Subject Area Orthopaedics, Traumatology, Reconstructive Surgery
Term from 2018 to 2024
Project identifier Deutsche Forschungsgemeinschaft (DFG) - Project number 405898792
 
A major limitation preventing effective treatment of infantile osteopetrosis is the lack of understanding how osteoclast differentiation is regulated during development and in the adult organism. Osteoclasts are bone-resorbing cells that are crucial for tooth eruption and bone integrity that is important for upright walk and the formation of a bone cavity. Tooth eruption and bone integrity is severely impaired in mice lacking the growth factors colony stimulating factor 1 (CSF1, M-CSF) and receptor activator of nuclear factor kb ligand (RANKL), or their corresponding receptors CSF1R (M-CSFR, CD115) and Rank, respectively. Deficiency of either of those factors results in impaired differentiation of macrophages and osteoclasts resulting in an osteopetrotic phenotype. According to prevalent assumption, osteoclasts are continuously generated from hematopoietic stem cells and progenitor populations in the bone marrow of adult mice were identified.
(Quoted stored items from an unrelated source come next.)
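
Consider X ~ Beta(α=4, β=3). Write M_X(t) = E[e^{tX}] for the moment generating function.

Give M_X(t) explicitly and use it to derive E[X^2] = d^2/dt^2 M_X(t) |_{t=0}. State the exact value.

M_X(t) = ₁F₁(4; 7; t)
dM/dt = 4*₁F₁(5; 8; t)/7
d^2M/dt^2 = 5*₁F₁(6; 9; t)/14

E[X^2] = d^2M/dt^2 |_{t=0} = 5/14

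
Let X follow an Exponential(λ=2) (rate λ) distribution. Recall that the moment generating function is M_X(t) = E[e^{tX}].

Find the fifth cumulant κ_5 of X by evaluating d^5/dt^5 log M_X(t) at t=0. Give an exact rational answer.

κ_5 = d^5K/dt^5 |_{t=0} = 3/4

M_X(t) = 2/(2 - t)
K_X(t) = log M_X(t) = -log(2 - t) + log(2)
dK/dt = -1/(t - 2)
d^2K/dt^2 = 1/(t^2 - 4*t + 4)
d^3K/dt^3 = -2/(t^3 - 6*t^2 + 12*t - 8)
d^4K/dt^4 = 6/(t^4 - 8*t^3 + 24*t^2 - 32*t + 16)
d^5K/dt^5 = -24/(t^5 - 10*t^4 + 40*t^3 - 80*t^2 + 80*t - 32)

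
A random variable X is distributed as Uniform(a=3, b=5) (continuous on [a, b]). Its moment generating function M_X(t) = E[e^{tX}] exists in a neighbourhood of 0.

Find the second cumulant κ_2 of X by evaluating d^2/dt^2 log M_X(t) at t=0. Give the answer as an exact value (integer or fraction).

M_X(t) = (e^(5*t) - e^(3*t))/(2*t)
K_X(t) = log M_X(t) = -log(t) + log(e^(5*t) - e^(3*t)) - log(2)
D^2[K](t) = (-4*t^2*e^(2*t) + e^(4*t) - 2*e^(2*t) + 1)/(t^2*e^(4*t) - 2*t^2*e^(2*t) + t^2)

κ_2 = D^2[K](0) = 1/3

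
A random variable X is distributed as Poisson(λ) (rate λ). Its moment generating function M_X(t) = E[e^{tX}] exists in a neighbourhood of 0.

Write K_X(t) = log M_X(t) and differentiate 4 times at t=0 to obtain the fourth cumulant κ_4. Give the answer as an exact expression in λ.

κ_4 = D^4[K](0) = λ

M_X(t) = e^(λ*(e^(t) - 1))
K_X(t) = log M_X(t) = λ*(e^(t) - 1)
D^4[K](t) = λ*e^(t)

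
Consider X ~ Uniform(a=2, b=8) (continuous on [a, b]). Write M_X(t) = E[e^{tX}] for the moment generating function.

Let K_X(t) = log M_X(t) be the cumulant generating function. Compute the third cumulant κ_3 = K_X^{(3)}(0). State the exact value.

κ_3 = K^(3)(0) = 0

M_X(t) = (e^(8*t) - e^(2*t))/(6*t)
K_X(t) = log M_X(t) = -log(t) + log(e^(8*t) - e^(2*t)) - log(6)
K^(3)(t) = (216*t^3*e^(12*t) + 216*t^3*e^(6*t) - 2*e^(18*t) + 6*e^(12*t) - 6*e^(6*t) + 2)/(t^3*e^(18*t) - 3*t^3*e^(12*t) + 3*t^3*e^(6*t) - t^3)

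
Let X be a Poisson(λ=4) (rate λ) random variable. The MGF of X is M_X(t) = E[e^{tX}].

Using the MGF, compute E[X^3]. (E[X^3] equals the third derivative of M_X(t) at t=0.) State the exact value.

E[X^3] = d^3M/dt^3 |_{t=0} = 116

M_X(t) = e^(4*e^(t) - 4)
dM/dt = 4*e^(-4)*e^(t)*e^(4*e^(t))
d^2M/dt^2 = (16*e^(2*t)*e^(4*e^(t)) + 4*e^(t)*e^(4*e^(t)))*e^(-4)
d^3M/dt^3 = (64*e^(3*t)*e^(4*e^(t)) + 48*e^(2*t)*e^(4*e^(t)) + 4*e^(t)*e^(4*e^(t)))*e^(-4)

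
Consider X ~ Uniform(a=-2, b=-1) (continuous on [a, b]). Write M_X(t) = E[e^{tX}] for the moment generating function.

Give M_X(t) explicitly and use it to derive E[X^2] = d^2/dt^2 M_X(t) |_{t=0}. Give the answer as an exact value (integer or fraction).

M_X(t) = (e^(-t) - e^(-2*t))/t
dM/dt = (-t*e^(t) + 2*t - e^(t) + 1)*e^(-2*t)/t^2
d^2M/dt^2 = (t^2*e^(t) - 4*t^2 + 2*t*e^(t) - 4*t + 2*e^(t) - 2)*e^(-2*t)/t^3

E[X^2] = d^2M/dt^2 |_{t=0} = 7/3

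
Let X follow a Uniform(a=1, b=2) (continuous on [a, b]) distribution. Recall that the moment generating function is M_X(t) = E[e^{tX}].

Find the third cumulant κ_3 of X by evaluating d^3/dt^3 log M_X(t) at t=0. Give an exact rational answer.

κ_3 = d^3K/dt^3 |_{t=0} = 0

M_X(t) = (e^(2*t) - e^(t))/t
K_X(t) = log M_X(t) = -log(t) + log(e^(2*t) - e^(t))
dK/dt = (2*t*e^(t) - t - e^(t) + 1)/(t*e^(t) - t)
d^2K/dt^2 = (-t^2*e^(t) + e^(2*t) - 2*e^(t) + 1)/(t^2*e^(2*t) - 2*t^2*e^(t) + t^2)
d^3K/dt^3 = (t^3*e^(2*t) + t^3*e^(t) - 2*e^(3*t) + 6*e^(2*t) - 6*e^(t) + 2)/(t^3*e^(3*t) - 3*t^3*e^(2*t) + 3*t^3*e^(t) - t^3)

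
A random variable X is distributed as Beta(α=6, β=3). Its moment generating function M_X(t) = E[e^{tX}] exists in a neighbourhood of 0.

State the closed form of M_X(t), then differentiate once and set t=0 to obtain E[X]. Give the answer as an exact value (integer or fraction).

E[X] = dM/dt |_{t=0} = 2/3

M_X(t) = ₁F₁(6; 9; t)
dM/dt = 2*₁F₁(7; 10; t)/3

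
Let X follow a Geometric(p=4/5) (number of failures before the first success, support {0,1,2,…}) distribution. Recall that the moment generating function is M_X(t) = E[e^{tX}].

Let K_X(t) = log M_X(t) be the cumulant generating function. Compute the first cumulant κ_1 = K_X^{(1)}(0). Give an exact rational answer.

M_X(t) = 4/(5*(1 - e^(t)/5))
K_X(t) = log M_X(t) = -log(1 - e^(t)/5) - log(5) + 2*log(2)
D[K](t) = -e^(t)/(e^(t) - 5)

κ_1 = D[K](0) = 1/4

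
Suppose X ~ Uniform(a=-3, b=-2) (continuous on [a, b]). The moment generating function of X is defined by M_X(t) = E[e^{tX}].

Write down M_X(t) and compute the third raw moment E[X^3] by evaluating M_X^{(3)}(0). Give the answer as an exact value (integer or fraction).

E[X^3] = M′′′(0) = -65/4

M_X(t) = (e^(-2*t) - e^(-3*t))/t
M′(t) = (-2*t*e^(t) + 3*t - e^(t) + 1)*e^(-3*t)/t^2
M′′(t) = (4*t^2*e^(t) - 9*t^2 + 4*t*e^(t) - 6*t + 2*e^(t) - 2)*e^(-3*t)/t^3
M′′′(t) = (-8*t^3*e^(t) + 27*t^3 - 12*t^2*e^(t) + 27*t^2 - 12*t*e^(t) + 18*t - 6*e^(t) + 6)*e^(-3*t)/t^4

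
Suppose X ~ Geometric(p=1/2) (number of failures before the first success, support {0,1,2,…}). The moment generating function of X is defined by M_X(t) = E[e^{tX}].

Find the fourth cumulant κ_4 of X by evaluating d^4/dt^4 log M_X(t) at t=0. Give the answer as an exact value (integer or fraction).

κ_4 = K′′′′(0) = 26

M_X(t) = 1/(2*(1 - e^(t)/2))
K_X(t) = log M_X(t) = -log(1 - e^(t)/2) - log(2)
K′(t) = -e^(t)/(e^(t) - 2)
K′′(t) = 2*e^(t)/(e^(2*t) - 4*e^(t) + 4)
K′′′(t) = (-2*e^(2*t) - 4*e^(t))/(e^(3*t) - 6*e^(2*t) + 12*e^(t) - 8)
K′′′′(t) = (2*e^(3*t) + 16*e^(2*t) + 8*e^(t))/(e^(4*t) - 8*e^(3*t) + 24*e^(2*t) - 32*e^(t) + 16)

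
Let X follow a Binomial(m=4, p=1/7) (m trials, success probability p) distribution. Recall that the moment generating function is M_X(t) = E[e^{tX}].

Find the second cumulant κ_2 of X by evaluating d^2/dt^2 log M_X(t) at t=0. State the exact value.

κ_2 = K′′(0) = 24/49

M_X(t) = (e^(t)/7 + 6/7)^4
K_X(t) = log M_X(t) = 4*log(e^(t)/7 + 6/7)
K′(t) = 4*e^(t)/(e^(t) + 6)
K′′(t) = 24*e^(t)/(e^(2*t) + 12*e^(t) + 36)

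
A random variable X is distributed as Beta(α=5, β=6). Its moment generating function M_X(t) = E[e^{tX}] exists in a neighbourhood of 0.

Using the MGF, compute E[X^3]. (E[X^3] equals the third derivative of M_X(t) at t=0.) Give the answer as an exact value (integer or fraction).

E[X^3] = D^3[M](0) = 35/286

M_X(t) = ₁F₁(5; 11; t)
D^3[M](t) = 35*₁F₁(8; 14; t)/286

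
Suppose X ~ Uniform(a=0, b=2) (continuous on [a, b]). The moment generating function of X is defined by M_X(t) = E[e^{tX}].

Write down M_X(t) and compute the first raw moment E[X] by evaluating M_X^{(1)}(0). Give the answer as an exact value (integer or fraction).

M_X(t) = (e^(2*t) - 1)/(2*t)
M′(t) = (2*t*e^(2*t) - e^(2*t) + 1)/(2*t^2)

E[X] = M′(0) = 1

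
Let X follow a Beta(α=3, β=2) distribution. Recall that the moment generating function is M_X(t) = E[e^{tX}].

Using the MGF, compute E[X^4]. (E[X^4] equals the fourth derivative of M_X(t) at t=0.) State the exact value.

M_X(t) = ₁F₁(3; 5; t)
dM/dt = 3*₁F₁(4; 6; t)/5
d^2M/dt^2 = 2*₁F₁(5; 7; t)/5
d^3M/dt^3 = 2*₁F₁(6; 8; t)/7
d^4M/dt^4 = 3*₁F₁(7; 9; t)/14

E[X^4] = d^4M/dt^4 |_{t=0} = 3/14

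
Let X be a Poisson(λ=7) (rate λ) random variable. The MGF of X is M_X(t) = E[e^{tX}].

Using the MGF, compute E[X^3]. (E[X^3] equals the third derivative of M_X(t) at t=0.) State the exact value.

M_X(t) = e^(7*e^(t) - 7)
M^(3)(t) = (343*e^(3*t)*e^(7*e^(t)) + 147*e^(2*t)*e^(7*e^(t)) + 7*e^(t)*e^(7*e^(t)))*e^(-7)

E[X^3] = M^(3)(0) = 497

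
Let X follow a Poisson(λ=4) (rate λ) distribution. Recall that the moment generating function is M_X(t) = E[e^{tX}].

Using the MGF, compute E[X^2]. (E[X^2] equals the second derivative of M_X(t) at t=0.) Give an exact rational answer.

E[X^2] = d^2M/dt^2 |_{t=0} = 20

M_X(t) = e^(4*e^(t) - 4)
dM/dt = 4*e^(-4)*e^(t)*e^(4*e^(t))
d^2M/dt^2 = (16*e^(2*t)*e^(4*e^(t)) + 4*e^(t)*e^(4*e^(t)))*e^(-4)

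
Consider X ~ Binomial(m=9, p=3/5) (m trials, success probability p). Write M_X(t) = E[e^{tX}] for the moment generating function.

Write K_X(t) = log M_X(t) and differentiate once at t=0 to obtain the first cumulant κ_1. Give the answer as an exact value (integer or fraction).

M_X(t) = (3*e^(t)/5 + 2/5)^9
K_X(t) = log M_X(t) = 9*log(3*e^(t)/5 + 2/5)
K′(t) = 27*e^(t)/(3*e^(t) + 2)

κ_1 = K′(0) = 27/5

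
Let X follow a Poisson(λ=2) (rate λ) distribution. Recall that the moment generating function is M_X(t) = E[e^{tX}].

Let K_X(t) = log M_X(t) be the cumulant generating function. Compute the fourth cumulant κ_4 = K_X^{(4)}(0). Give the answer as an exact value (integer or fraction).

M_X(t) = e^(2*e^(t) - 2)
K_X(t) = log M_X(t) = 2*e^(t) - 2
D^4[K](t) = 2*e^(t)

κ_4 = D^4[K](0) = 2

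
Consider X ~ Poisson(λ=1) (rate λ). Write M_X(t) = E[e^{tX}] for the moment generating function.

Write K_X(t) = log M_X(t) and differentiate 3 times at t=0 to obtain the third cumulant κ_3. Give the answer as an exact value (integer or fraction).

M_X(t) = e^(e^(t) - 1)
K_X(t) = log M_X(t) = e^(t) - 1
K′(t) = e^(t)
K′′(t) = e^(t)
K′′′(t) = e^(t)

κ_3 = K′′′(0) = 1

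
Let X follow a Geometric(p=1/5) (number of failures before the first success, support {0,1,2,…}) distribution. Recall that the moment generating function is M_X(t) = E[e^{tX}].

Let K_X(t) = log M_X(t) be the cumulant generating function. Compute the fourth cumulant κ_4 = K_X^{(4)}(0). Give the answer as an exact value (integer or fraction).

M_X(t) = 1/(5*(1 - 4*e^(t)/5))
K_X(t) = log M_X(t) = -log(1 - 4*e^(t)/5) - log(5)
K^(4)(t) = (320*e^(3*t) + 1600*e^(2*t) + 500*e^(t))/(256*e^(4*t) - 1280*e^(3*t) + 2400*e^(2*t) - 2000*e^(t) + 625)

κ_4 = K^(4)(0) = 2420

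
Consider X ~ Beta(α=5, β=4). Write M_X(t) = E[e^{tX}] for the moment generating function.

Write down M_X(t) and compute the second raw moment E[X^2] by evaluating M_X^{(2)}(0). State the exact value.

E[X^2] = D^2[M](0) = 1/3

M_X(t) = ₁F₁(5; 9; t)
D^2[M](t) = ₁F₁(7; 11; t)/3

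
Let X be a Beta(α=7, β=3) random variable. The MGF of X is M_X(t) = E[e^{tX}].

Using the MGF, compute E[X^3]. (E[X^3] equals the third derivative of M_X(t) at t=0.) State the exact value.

E[X^3] = D^3[M](0) = 21/55

M_X(t) = ₁F₁(7; 10; t)
D^3[M](t) = 21*₁F₁(10; 13; t)/55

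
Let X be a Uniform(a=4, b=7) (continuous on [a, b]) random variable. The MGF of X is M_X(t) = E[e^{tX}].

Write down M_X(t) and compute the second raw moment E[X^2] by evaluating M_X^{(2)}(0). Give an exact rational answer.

M_X(t) = (e^(7*t) - e^(4*t))/(3*t)
M^(2)(t) = (49*t^2*e^(7*t) - 16*t^2*e^(4*t) - 14*t*e^(7*t) + 8*t*e^(4*t) + 2*e^(7*t) - 2*e^(4*t))/(3*t^3)

E[X^2] = M^(2)(0) = 31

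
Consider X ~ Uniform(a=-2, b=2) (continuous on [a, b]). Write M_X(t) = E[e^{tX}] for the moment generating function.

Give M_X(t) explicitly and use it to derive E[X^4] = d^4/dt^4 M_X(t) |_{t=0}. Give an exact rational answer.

E[X^4] = M′′′′(0) = 16/5

M_X(t) = (e^(2*t) - e^(-2*t))/(4*t)
M′(t) = (2*t*e^(4*t) + 2*t - e^(4*t) + 1)*e^(-2*t)/(4*t^2)
M′′(t) = (2*t^2*e^(4*t) - 2*t^2 - 2*t*e^(4*t) - 2*t + e^(4*t) - 1)*e^(-2*t)/(2*t^3)
M′′′(t) = (4*t^3*e^(4*t) + 4*t^3 - 6*t^2*e^(4*t) + 6*t^2 + 6*t*e^(4*t) + 6*t - 3*e^(4*t) + 3)*e^(-2*t)/(2*t^4)
M′′′′(t) = (4*t^4*e^(4*t) - 4*t^4 - 8*t^3*e^(4*t) - 8*t^3 + 12*t^2*e^(4*t) - 12*t^2 - 12*t*e^(4*t) - 12*t + 6*e^(4*t) - 6)*e^(-2*t)/t^5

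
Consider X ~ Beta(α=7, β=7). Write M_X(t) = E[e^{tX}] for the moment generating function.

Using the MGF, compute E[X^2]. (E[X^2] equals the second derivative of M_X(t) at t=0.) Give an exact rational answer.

E[X^2] = D^2[M](0) = 4/15

M_X(t) = ₁F₁(7; 14; t)
D^2[M](t) = 4*₁F₁(9; 16; t)/15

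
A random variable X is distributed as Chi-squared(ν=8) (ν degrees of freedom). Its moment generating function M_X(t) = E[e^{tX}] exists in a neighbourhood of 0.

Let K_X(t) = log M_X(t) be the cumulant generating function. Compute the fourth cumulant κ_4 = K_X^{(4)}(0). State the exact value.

M_X(t) = (1 - 2*t)^(-4)
K_X(t) = log M_X(t) = -4*log(1 - 2*t)
K′(t) = -8/(2*t - 1)
K′′(t) = 16/(4*t^2 - 4*t + 1)
K′′′(t) = -64/(8*t^3 - 12*t^2 + 6*t - 1)
K′′′′(t) = 384/(16*t^4 - 32*t^3 + 24*t^2 - 8*t + 1)

κ_4 = K′′′′(0) = 384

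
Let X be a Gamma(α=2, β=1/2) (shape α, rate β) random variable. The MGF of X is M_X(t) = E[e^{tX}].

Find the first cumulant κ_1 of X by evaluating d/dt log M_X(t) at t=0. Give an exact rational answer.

κ_1 = K^(1)(0) = 4

M_X(t) = 1/(4*(1/2 - t)^2)
K_X(t) = log M_X(t) = -2*log(1/2 - t) - 2*log(2)
K^(1)(t) = -4/(2*t - 1)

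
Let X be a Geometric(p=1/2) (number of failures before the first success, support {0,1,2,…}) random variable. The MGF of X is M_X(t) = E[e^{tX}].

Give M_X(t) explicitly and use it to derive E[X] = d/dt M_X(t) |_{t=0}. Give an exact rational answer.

E[X] = D[M](0) = 1

M_X(t) = 1/(2*(1 - e^(t)/2))
D[M](t) = e^(t)/(e^(2*t) - 4*e^(t) + 4)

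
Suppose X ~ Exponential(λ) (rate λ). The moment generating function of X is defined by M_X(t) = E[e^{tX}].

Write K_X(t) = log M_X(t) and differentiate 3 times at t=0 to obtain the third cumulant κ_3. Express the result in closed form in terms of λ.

M_X(t) = λ/(λ - t)
K_X(t) = log M_X(t) = log(λ) - log(λ - t)
D^3[K](t) = -2/(-λ^3 + 3*λ^2*t - 3*λ*t^2 + t^3)

κ_3 = D^3[K](0) = 2/λ^3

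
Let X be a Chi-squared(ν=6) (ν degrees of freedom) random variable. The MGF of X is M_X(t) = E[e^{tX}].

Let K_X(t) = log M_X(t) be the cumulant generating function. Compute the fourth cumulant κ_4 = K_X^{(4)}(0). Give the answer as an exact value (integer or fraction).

κ_4 = K′′′′(0) = 288

M_X(t) = (1 - 2*t)^(-3)
K_X(t) = log M_X(t) = -3*log(1 - 2*t)
K′(t) = -6/(2*t - 1)
K′′(t) = 12/(4*t^2 - 4*t + 1)
K′′′(t) = -48/(8*t^3 - 12*t^2 + 6*t - 1)
K′′′′(t) = 288/(16*t^4 - 32*t^3 + 24*t^2 - 8*t + 1)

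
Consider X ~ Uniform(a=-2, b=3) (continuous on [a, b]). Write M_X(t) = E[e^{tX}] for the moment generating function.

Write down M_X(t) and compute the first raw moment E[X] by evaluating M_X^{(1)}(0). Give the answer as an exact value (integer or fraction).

E[X] = M′(0) = 1/2

M_X(t) = (e^(3*t) - e^(-2*t))/(5*t)
M′(t) = (3*t*e^(5*t) + 2*t - e^(5*t) + 1)*e^(-2*t)/(5*t^2)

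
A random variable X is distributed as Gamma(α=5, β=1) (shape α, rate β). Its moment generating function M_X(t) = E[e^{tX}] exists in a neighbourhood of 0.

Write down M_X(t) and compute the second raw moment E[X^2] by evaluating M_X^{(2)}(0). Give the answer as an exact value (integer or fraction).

E[X^2] = D^2[M](0) = 30

M_X(t) = (1 - t)^(-5)
D^2[M](t) = -30/(t^7 - 7*t^6 + 21*t^5 - 35*t^4 + 35*t^3 - 21*t^2 + 7*t - 1)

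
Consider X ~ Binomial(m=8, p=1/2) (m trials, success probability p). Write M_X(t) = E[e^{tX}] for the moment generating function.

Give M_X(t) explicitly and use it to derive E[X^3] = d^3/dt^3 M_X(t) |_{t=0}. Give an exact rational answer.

M_X(t) = (e^(t)/2 + 1/2)^8
dM/dt = e^(8*t)/32 + 7*e^(7*t)/32 + 21*e^(6*t)/32 + 35*e^(5*t)/32 + 35*e^(4*t)/32 + 21*e^(3*t)/32 + 7*e^(2*t)/32 + e^(t)/32
d^2M/dt^2 = e^(8*t)/4 + 49*e^(7*t)/32 + 63*e^(6*t)/16 + 175*e^(5*t)/32 + 35*e^(4*t)/8 + 63*e^(3*t)/32 + 7*e^(2*t)/16 + e^(t)/32
d^3M/dt^3 = 2*e^(8*t) + 343*e^(7*t)/32 + 189*e^(6*t)/8 + 875*e^(5*t)/32 + 35*e^(4*t)/2 + 189*e^(3*t)/32 + 7*e^(2*t)/8 + e^(t)/32

E[X^3] = d^3M/dt^3 |_{t=0} = 88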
However, we provide evidence here that the osteoclasts that are crucial for tooth eruption and bone cavity formation are of embryonic origin, challenging the current concept of osteoclast differentiation and regeneration and also the therapeutic treatment of osteopetrosis in patients. We present experiments in this proposal that will address mechanisms of osteoclast formation and regeneration in the embryo and in juvenile mice, characterize the spatiotemporal relevance for CSF1R-mediated signals in osteoclast differentiation, and test novel therapeutic options for the treatment of osteopetrosis in vivo.